Since the crowdfunding platform launched in 2009, more than one million backers have pledged $274 million to over 28,000 project ideas on Kickstarter.
But according to a study published by professor Ethan Mollick of the University of Pennsylvania’s Wharton School, 75% of technology projects on Kickstarter don’t finish on time.
What’s amazing about crowdfunding is that it’s booming despite heavily relying on the honour system (the pledgers) and on strangers to be competent at business (the project creators).
Kickstarter openly admits that it does not vet or track whether projects fulfill their promises. And if creator’s can’t follow through with their vision, it’s up to them to turn down the funding or offer refunds. Most competing crowdfunding platforms, including those in Canada, employ similar philosophies.

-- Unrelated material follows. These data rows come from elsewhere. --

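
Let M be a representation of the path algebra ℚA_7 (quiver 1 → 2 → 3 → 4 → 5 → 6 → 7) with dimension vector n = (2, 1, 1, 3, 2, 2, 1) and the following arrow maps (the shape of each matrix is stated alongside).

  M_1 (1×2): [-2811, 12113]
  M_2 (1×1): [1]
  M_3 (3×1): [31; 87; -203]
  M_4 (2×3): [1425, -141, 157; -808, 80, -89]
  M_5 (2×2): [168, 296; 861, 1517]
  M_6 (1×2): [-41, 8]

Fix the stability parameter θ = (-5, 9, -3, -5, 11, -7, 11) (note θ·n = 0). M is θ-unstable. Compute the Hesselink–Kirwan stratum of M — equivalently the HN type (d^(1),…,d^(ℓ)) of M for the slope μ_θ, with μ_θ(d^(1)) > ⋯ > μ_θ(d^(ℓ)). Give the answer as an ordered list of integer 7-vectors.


Barcode: M ≅ I[1,1], I[1,5], I[4,4], I[4,6], I[6,7]. HN layers by μ_θ (5 steps, strictly decreasing):
  μ^(1)=11; μ^(2)=2; μ^(3)=1/3; μ^(4)=-5; μ^(5)=-7

((0, 0, 0, 0, 1, 0, 1); (0, 0, 0, 0, 1, 1, 0); (0, 1, 1, 1, 0, 0, 0); (2, 0, 0, 2, 0, 0, 0); (0, 0, 0, 0, 0, 1, 0))


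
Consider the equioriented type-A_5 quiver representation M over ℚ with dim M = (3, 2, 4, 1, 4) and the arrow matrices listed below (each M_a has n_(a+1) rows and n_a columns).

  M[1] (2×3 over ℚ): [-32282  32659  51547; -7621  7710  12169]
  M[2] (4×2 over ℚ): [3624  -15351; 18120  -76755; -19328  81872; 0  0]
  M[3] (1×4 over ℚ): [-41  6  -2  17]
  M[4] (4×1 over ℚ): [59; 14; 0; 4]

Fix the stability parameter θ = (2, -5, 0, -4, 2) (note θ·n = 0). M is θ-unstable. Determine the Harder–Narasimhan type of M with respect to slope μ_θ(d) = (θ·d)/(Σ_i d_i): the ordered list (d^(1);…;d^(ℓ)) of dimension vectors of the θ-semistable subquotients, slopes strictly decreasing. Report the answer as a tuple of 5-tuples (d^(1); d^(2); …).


Via rank(M_{q-1}∘⋯∘M_p): M ≅ I[1,1], I[1,2], I[1,5], I[3,3]^3, I[5,5]^3.
μ_θ-semistable layers: μ^(1)=2; μ^(2)=0; μ^(3)=-3/2; μ^(4)=-7/4

((1, 0, 0, 0, 4); (0, 0, 3, 0, 0); (1, 1, 0, 0, 0); (1, 1, 1, 1, 0))


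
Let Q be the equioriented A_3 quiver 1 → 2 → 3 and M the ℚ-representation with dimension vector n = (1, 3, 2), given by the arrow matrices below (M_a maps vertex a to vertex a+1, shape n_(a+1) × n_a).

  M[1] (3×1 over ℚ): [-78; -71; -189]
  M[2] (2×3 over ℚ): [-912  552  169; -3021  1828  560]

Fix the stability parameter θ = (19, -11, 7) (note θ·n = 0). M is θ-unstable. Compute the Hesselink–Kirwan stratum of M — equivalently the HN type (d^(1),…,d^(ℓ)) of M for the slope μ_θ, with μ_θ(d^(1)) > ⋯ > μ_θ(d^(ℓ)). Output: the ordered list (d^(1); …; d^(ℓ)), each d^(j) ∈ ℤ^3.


Barcode: M ≅ I[1,3], I[2,2], I[2,3]. HN layers by μ_θ (3 steps, strictly decreasing):
  μ^(1)=7; μ^(2)=4; μ^(3)=-11

((0, 0, 2); (1, 1, 0); (0, 2, 0))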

According to the Kickstarter statistics, technology and design-related projects make up 4.2% of successfully funded projects on the site. But they account for 21% of all money raised. That suggets tech campaigns are big ones, and when they succeed, they really succeed—but that success falls short when three-quarters of products aren’t delivered on time.
Most of the time, the reason for a project stall is the creators underestimated how difficult, expensive, and time consuming completing their project would actually be. They encounter a variety of roadblocks and, while their intentions are good, they leave hundreds or even thousands of financial backers disappointed and frustrated.
As a backer, be prepared for delivery delays. And as a creator, don’t over-promise.